We have to be careful that it works and people understand what is expected of those we elect.

Tell me about your dinner with Inuit elders, which you discuss in Belonging. Most of the dinner was held in silence, which usually makes people uncomfortable; they think they should be talking to others around the table.

Everyone sits quietly and the silence is beautiful. We simply waited until somebody had something to say. It was a sharing of thought, and if you don’t have a thought you don’t speak. You share the space.

It reflects inclusion in a different way, without intrusion into other peoples’ spaces. They welcome you and you feel comfortable in their space.

Why include that anecdote in a book about citizenship?

There are other people who come from other traditions who do things in other ways.

We go to a Seder every year, and there is a different kind of pace to it than a Christmas dinner. There is a different rhythm, there is a different history. You feel as if you are taking part in a tradition that, of course, millions of people have taken part in over hundreds of years. It is not familiar to you but you’re welcomed into it.

I chose the Inuit to talk about because I am not sure many people know about their dinners. It shows inclusion without intrusion into other people’s space; it shows they are including you as well. Inclusion means you are interested and you acknowledge what other people believe. Inclusion is essential to citizenship.

We have to create a society where we give people space. We may not like them personally. We may not want to sit down with them and have a coffee, but they have every right to be a citizen.

You and your husband, author John Ralston Saul, have started the Institute for Canadian Citizenship. What are the goals?

We wanted to do something for people who had just made the decision to become Canadian citizens. It came from something as simple as this: for years I’ve seen little yellow school buses in front of the Royal Ontario Museum and you see kids from every origin, from every place in the world.

I think immediately of their parents who are working on assembly lines or driving cabs. Do parents ever get to do this? Visit a museum? Are they waiting for their children to come home and tell them about it? It seemed to me parents were being left out.

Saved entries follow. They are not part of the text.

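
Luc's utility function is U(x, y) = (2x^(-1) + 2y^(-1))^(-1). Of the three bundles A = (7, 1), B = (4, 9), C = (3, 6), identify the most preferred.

Evaluate utility at each bundle:
U(A) = 0.438.
U(B) = 1.385.
U(C) = 1.000.
Highest utility is B, so B ≻ C ≻ A.

Bundle B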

We created the cultural access pass that was welcomed by the AGO (Art Gallery of Ontario), the ROM (Royal Ontario Museum) and the Ontario Science Centre. We give free museum passes to all new citizens and their children for up to a year. We wanted to give them the feeling of belonging.

And it has worked wonderfully. We now have 150,000 people who have gone through the program in the past four years. There are 1,200 institutions across the country participating.

It seems like a small thing, but it has become a big thing. Plus the institutions themselves want to reach out and get a new audience. I wanted people to feel that once they’ve committed to becoming Canadian citizens, they can have the levers to belong. They would have access to the culture.

I am the first Canadian governor general to be an immigrant, to be a refugee, and I felt it was important that I make a statement about how I felt I belonged. All of these institutions are part of the fabric of Canadian life. I want all new Canadians to have a sense that the fabric holds them.